Feb. 19 -- Union leaders are hailing a settlement they say will give workers at the DoubleTree Guest Suites Hotel the freedom of speech to unionize, but management contends the agreement will have no effect on ongoing policy.

In either case, the settlement agreement reached with the National Labor Relations Board will likely fuel an intense labor dispute at the hotel on School District property behind City Hall.

Under the agreement, the hotel will post a notice informing employees of their right to form a union and remove discipline against a union leader. The hotel also will not prohibit employees from wearing pro-union buttons, prevent them from discussing wages and working conditions and discipline them for engaging in organizing actions protected by the National Labor Relations Act.

"For months, the hotel has completely decimated free speech in the workplace," said Kurt Petersen, director of organizing for the Hotel Employees and Restaurant Employees (HERE) Union Local 11.

"It was fine for managers to wage their anti-union campaign but workers could not speak about the union," Petersen said. "This Agreement tells the DoubleTree that their workers' constitutional rights do not end when they enter the hotel."

Hotel management called the settlement a "business decision" and said that the hotel has not violated any labor laws.

"By the terms of the settlement, Doubletree did not admit it violated the law in any manner," said general manager Francois Khoury. "Given we did not admit to any violations, all we agreed to do in this settlement is to follow the law. Our position is our management team has always, and will always, follow the law. We've been telling our employees this from day one.

"We made a business decision to end what was a relatively minor legal matter, but would have cost more in time and energy than it was worth," Khoury said. "Most of the allegations were highly technical in nature, such as 'overbroad' handbook violations, which the union agreed, hadn't been enforced anyway."

Khoury contends that the union is engaging in word play to claim a victory that is in fact hollow. For example, he notes that under the agreement, the DoubleTree "will not promulgate, maintain or enforce any rule or dress code provision that discriminatorily prohibits our employees from wearing insignias or buttons."

Khoury argues that the hotel never discriminated against hotel workers by not letting them wear union buttons because all buttons are banned y company policy.

When workers wore the buttons after the agreement was announced, Khoury said, management gave them two choices -- take them off or go home. All the workers took the buttons off, he said.

"Nothing changed basically," Khoury said. "They (the union leaders) are playing on the language."

Union representatives hope the settlement with the hotel -- which they say has come under increasing criticism from labor, religious and community activists -- will pave the way for a "card check election," like the one Loews management agreed to in December.

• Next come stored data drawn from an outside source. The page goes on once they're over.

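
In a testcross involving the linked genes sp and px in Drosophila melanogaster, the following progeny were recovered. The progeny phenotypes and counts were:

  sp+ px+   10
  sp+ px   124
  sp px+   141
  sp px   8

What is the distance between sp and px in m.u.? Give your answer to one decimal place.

The two most frequent classes, sp+ px (124) and sp px+ (141), are the parental types, so the F1 was sp+ px / sp px+.
The recombinant classes are sp+ px+ and sp px: 10 + 8 = 18.
Recombination frequency = 18/283 = 0.0636 ≈ 6.4%, i.e. 6.4 m.u.

6.4 m.u.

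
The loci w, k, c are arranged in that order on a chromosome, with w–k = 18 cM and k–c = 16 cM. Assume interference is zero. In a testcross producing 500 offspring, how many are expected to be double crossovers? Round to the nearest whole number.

Map distances give recombination frequencies of 0.180 and 0.160 for the two intervals.
With no interference, expected double-crossover frequency = 0.180 × 0.160 = 0.02880.
Expected number = 0.02880 × 500 = 14.40 ≈ 14.

14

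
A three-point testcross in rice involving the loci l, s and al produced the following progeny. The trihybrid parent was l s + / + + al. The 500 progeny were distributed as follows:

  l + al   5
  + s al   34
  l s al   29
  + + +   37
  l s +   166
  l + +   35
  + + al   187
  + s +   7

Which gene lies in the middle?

l

The two rarest classes, + s + and l + al, are the double crossovers. Comparing them with the parentals, only the l allele has switched, so l is the middle locus and the order is s – l – al.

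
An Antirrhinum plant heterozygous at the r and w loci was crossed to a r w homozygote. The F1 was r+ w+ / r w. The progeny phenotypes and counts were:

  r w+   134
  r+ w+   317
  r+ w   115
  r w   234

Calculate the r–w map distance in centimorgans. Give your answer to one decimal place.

31.1 centimorgans

The recombinant classes are r+ w and r w+: 115 + 134 = 249.
Recombination frequency = 249/800 = 0.3113 ≈ 31.1%, i.e. 31.1 centimorgans.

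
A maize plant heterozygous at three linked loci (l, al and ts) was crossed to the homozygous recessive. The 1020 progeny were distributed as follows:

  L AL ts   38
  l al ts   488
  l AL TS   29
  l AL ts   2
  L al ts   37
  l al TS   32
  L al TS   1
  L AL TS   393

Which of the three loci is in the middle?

The two most frequent reciprocal classes, L AL TS and l al ts, are the parental types, so the F1 was L AL TS / l al ts.
The two rarest classes, L al TS and l AL ts, are the double crossovers. Comparing them with the parentals, only the al allele has switched, so al is the middle locus and the order is ts – al – l.

al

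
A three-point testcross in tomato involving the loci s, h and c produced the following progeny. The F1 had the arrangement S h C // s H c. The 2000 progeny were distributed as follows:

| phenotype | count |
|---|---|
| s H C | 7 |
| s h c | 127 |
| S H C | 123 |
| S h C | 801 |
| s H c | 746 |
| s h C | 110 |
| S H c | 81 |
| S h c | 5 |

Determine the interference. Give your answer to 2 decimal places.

0.55

The two rarest classes, S h c and s H C, are the double crossovers. Comparing them with the parentals, only the c allele has switched, so c is the middle locus and the order is h – c – s.
h–c: (250 + 12)/2000 = 0.1310; c–s: (191 + 12)/2000 = 0.1015.
Expected DCO frequency = 0.1310 × 0.1015 ≈ 0.01330; observed = 12/2000 ≈ 0.00600.
Coefficient of coincidence = 0.00600/0.01330 ≈ 0.45; interference = 1 − 0.45 = 0.55.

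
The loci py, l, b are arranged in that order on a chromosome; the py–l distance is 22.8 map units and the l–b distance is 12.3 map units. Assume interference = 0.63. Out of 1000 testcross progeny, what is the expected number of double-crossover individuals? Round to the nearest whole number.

10

Map distances give recombination frequencies of 0.228 and 0.123 for the two intervals.
With interference 0.63 (so coincidence = 0.37), expected double-crossover frequency = 0.228 × 0.123 × 0.37 = 0.01038.
Expected number = 0.01038 × 1000 = 10.38 ≈ 10.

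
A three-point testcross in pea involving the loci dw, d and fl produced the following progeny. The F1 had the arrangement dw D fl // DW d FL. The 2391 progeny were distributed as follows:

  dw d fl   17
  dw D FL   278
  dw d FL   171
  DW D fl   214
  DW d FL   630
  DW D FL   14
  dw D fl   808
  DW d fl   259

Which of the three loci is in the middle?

The two rarest classes, dw d fl and DW D FL, are the double crossovers. Comparing them with the parentals, only the d allele has switched, so d is the middle locus and the order is fl – d – dw.

d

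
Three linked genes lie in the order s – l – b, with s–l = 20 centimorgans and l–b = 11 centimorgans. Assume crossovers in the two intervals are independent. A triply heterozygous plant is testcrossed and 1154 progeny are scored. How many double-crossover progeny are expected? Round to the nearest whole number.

Map distances give recombination frequencies of 0.200 and 0.110 for the two intervals.
With no interference, expected double-crossover frequency = 0.200 × 0.110 = 0.02200.
Expected number = 0.02200 × 1154 = 25.39 ≈ 25.

25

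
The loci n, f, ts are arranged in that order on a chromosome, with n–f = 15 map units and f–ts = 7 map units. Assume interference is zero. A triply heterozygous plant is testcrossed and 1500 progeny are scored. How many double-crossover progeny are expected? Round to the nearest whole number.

16

Map distances give recombination frequencies of 0.150 and 0.070 for the two intervals.
With no interference, expected double-crossover frequency = 0.150 × 0.070 = 0.01050.
Expected number = 0.01050 × 1500 = 15.75 ≈ 16.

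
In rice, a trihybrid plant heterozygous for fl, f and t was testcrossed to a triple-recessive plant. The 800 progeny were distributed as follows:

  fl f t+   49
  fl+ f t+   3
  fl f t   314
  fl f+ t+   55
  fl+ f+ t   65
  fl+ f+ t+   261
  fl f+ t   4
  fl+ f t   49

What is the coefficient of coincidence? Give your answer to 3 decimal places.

0.417

The two most frequent reciprocal classes, fl f t and fl+ f+ t+, are the parental types, so the F1 was fl f t / fl+ f+ t+.
The two rarest classes, fl f+ t and fl+ f t+, are the double crossovers. Comparing them with the parentals, only the f allele has switched, so f is the middle locus and the order is t – f – fl.
t–f: (114 + 7)/800 = 0.1512; f–fl: (104 + 7)/800 = 0.1388.
Expected DCO frequency = 0.1512 × 0.1388 ≈ 0.02099; observed = 7/800 ≈ 0.00875.
Coefficient of coincidence = 0.00875/0.02099 ≈ 0.417.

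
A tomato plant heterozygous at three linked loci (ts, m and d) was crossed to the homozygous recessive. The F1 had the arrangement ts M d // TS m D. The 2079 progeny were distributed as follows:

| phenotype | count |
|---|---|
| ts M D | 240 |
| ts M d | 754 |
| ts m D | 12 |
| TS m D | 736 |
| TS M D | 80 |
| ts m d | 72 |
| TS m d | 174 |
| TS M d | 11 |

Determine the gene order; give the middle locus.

The two rarest classes, TS M d and ts m D, are the double crossovers. Comparing them with the parentals, only the ts allele has switched, so ts is the middle locus and the order is d – ts – m.

ts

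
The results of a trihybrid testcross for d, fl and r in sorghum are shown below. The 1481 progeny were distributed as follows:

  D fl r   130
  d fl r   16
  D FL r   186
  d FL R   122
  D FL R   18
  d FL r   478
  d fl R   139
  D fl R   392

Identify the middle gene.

The two most frequent reciprocal classes, d FL r and D fl R, are the parental types, so the F1 was d FL r / D fl R.
The two rarest classes, d fl r and D FL R, are the double crossovers. Comparing them with the parentals, only the fl allele has switched, so fl is the middle locus and the order is r – fl – d.

fl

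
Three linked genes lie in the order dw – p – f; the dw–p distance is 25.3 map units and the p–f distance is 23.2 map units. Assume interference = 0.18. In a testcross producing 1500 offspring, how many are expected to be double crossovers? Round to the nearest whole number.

Map distances give recombination frequencies of 0.253 and 0.232 for the two intervals.
With interference 0.18 (so coincidence = 0.82), expected double-crossover frequency = 0.253 × 0.232 × 0.82 = 0.04813.
Expected number = 0.04813 × 1500 = 72.20 ≈ 72.

72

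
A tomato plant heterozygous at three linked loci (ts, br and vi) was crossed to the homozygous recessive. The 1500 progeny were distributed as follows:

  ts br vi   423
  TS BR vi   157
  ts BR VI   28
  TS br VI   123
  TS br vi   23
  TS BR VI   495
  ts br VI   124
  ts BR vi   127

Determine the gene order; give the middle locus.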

The "card check" election requires hotel management to remain neutral while workers decide whether to sign union authorization cards.

"This settlement moves us in the right direction," Petersen said. "We are confident that the DoubleTree will come to understand that a card check agreement is in the best interests of everyone-the hotel, the workers and the community. Loews has set an example that the DoubleTree would do well to emulate."

But Khoury said the DoubleTree would continue to oppose a "card check" election. Instead, hotel officials are willing to hold an election supervised by the NLRB, a process the union argues is faulty because it allows hotel management to take a position and the result can be appealed.

"Our position remains the same now as before the settlement," Khoury said. "Our employees have a right to choose the union or not choose the union, but the choice must be theirs, made through a government supervised secret ballot election."

In November 2000, the City-owned Viceroy Hotel (formerly the Pacific Shore) became Santa Monica's first unionized hotel in more than half a century after workers overwhelmingly approved a union in a "card check" election. The election was mandated by an unprecedented lease agreement approved by the pro-labor City Council.